Mais quelque chose est en train de bouger, qui joue en notre faveur. Tout se passe comme si, au Nord comme au Sud, les malades devenaient de moins en moins captifs des molécules qu’on leur prescrit ou qu’on leur fait miroiter. Au Nord : des malades lourdement traités commencent à montrer des signes de lassitude et d’exaspération sous le poids des traitements, et tendent à s’en débarrasser pour les labos, une clientèle s’esquive.
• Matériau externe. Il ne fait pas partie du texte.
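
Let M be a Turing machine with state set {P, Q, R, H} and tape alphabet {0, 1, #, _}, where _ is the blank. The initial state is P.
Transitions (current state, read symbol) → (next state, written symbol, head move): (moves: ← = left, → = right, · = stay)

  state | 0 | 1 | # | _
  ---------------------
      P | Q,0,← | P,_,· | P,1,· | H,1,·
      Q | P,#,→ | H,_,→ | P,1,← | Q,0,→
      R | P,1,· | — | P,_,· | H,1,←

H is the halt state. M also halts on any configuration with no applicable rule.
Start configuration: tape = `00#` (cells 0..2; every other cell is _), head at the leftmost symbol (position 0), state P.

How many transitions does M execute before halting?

10

P | __[0]0#   read 0 → write 0, move ←, go to Q
Q | _[_]00#   read _ → write 0, move →, go to Q
Q | _0[0]0#   read 0 → write #, move →, go to P
P | _0#[0]#   read 0 → write 0, move ←, go to Q
Q | _0[#]0#   read # → write 1, move ←, go to P
P | _[0]10#   read 0 → write 0, move ←, go to Q
Q | [_]010#   read _ → write 0, move →, go to Q
Q | 0[0]10#   read 0 → write #, move →, go to P
P | 0#[1]0#   read 1 → write _, move ·, go to P
P | 0#[_]0#   read _ → write 1, move ·, go to H
H | 0#[1]0#
M halts after 10 transitions.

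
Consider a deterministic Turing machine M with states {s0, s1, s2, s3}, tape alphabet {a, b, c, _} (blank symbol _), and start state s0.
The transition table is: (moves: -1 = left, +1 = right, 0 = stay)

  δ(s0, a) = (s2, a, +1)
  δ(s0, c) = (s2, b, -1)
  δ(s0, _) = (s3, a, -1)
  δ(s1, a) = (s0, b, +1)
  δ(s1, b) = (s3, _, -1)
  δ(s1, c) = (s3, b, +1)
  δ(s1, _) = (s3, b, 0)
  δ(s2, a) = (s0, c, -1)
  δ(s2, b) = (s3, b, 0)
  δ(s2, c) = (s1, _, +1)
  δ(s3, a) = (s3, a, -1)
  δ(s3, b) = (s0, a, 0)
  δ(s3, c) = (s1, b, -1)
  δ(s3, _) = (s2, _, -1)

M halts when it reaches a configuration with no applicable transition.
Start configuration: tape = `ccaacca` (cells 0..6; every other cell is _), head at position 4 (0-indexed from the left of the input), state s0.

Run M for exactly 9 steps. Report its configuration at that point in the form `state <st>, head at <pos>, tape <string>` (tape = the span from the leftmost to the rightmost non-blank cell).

state s1, head at 1, tape bc__ca

s0 | ccaa[c]ca   read c → write b, move -1, go to s2
s2 | cca[a]bca   read a → write c, move -1, go to s0
s0 | cc[a]cbca   read a → write a, move +1, go to s2
s2 | cca[c]bca   read c → write _, move +1, go to s1
s1 | cca_[b]ca   read b → write _, move -1, go to s3
s3 | cca[_]_ca   read _ → write _, move -1, go to s2
s2 | cc[a]__ca   read a → write c, move -1, go to s0
s0 | c[c]c__ca   read c → write b, move -1, go to s2
s2 | [c]bc__ca   read c → write _, move +1, go to s1
s1 | _[b]c__ca
After 9 steps: state s1, head at 1, tape bc__ca.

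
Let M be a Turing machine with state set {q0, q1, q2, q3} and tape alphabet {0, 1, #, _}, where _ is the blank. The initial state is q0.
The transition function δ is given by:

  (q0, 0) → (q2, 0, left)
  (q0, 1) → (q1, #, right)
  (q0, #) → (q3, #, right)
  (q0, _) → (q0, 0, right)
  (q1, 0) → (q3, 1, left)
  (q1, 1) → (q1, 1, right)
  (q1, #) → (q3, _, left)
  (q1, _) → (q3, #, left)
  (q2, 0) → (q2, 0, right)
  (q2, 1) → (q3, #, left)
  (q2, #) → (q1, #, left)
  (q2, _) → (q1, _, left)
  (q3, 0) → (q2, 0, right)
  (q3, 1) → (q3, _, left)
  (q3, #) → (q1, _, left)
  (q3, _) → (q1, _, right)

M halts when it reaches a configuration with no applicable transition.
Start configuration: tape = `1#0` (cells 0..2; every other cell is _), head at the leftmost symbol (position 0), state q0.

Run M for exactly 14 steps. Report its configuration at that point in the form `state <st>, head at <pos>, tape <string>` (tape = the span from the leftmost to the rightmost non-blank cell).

q0 | __[1]#0   read 1 → write #, move right, go to q1
q1 | __#[#]0   read # → write _, move left, go to q3
q3 | __[#]_0   read # → write _, move left, go to q1
q1 | _[_]__0   read _ → write #, move left, go to q3
q3 | [_]#__0   read _ → write _, move right, go to q1
q1 | _[#]__0   read # → write _, move left, go to q3
q3 | [_]___0   read _ → write _, move right, go to q1
q1 | _[_]__0   read _ → write #, move left, go to q3
q3 | [_]#__0   read _ → write _, move right, go to q1
q1 | _[#]__0   read # → write _, move left, go to q3
q3 | [_]___0   read _ → write _, move right, go to q1
q1 | _[_]__0   read _ → write #, move left, go to q3
q3 | [_]#__0   read _ → write _, move right, go to q1
q1 | _[#]__0   read # → write _, move left, go to q3
q3 | [_]___0
After 14 steps: state q3, head at -2, tape 0.

state q3, head at -2, tape 0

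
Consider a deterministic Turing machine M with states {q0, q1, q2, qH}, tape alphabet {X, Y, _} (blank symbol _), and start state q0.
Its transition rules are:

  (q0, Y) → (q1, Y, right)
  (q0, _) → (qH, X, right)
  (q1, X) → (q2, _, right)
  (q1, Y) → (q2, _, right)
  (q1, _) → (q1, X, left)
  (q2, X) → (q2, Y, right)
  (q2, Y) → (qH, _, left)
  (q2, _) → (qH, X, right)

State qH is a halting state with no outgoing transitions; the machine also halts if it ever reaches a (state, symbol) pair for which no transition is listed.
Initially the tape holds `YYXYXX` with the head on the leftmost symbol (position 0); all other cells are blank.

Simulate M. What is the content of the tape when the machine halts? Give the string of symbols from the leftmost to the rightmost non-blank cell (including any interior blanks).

state=q0 head=0 tape=[Y]YXYXX   (q0,Y)→(q1,Y,right)
state=q1 head=1 tape=Y[Y]XYXX   (q1,Y)→(q2,_,right)
state=q2 head=2 tape=Y_[X]YXX   (q2,X)→(q2,Y,right)
state=q2 head=3 tape=Y_Y[Y]XX   (q2,Y)→(qH,_,left)
state=qH head=2 tape=Y_[Y]_XX
The non-blank tape span at halt is Y_Y_XX.

Y_Y_XX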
Au Sud : las d’attendre l’aumône thérapeutique des pays occidentaux, des producteurs locaux font fi des brevets pharmaceutiques pour produire à leur tour et à moindre coût pour les industriels du Nord, un concurrent émerge. C’est peut-être la clef du paradoxe de Durban. Inutile d’opposer la stagnation de la recherche chimique aux avancées politiques enregistrées sur le front de l’accès aux traitements. Les deux phénomènes relèvent d’un même mouvement : les laboratoires occidentaux sentent trembler sous leurs pieds le marché captif dont ils tiraient profit et arrogance. Durban, à ce titre, est la victoire de tous.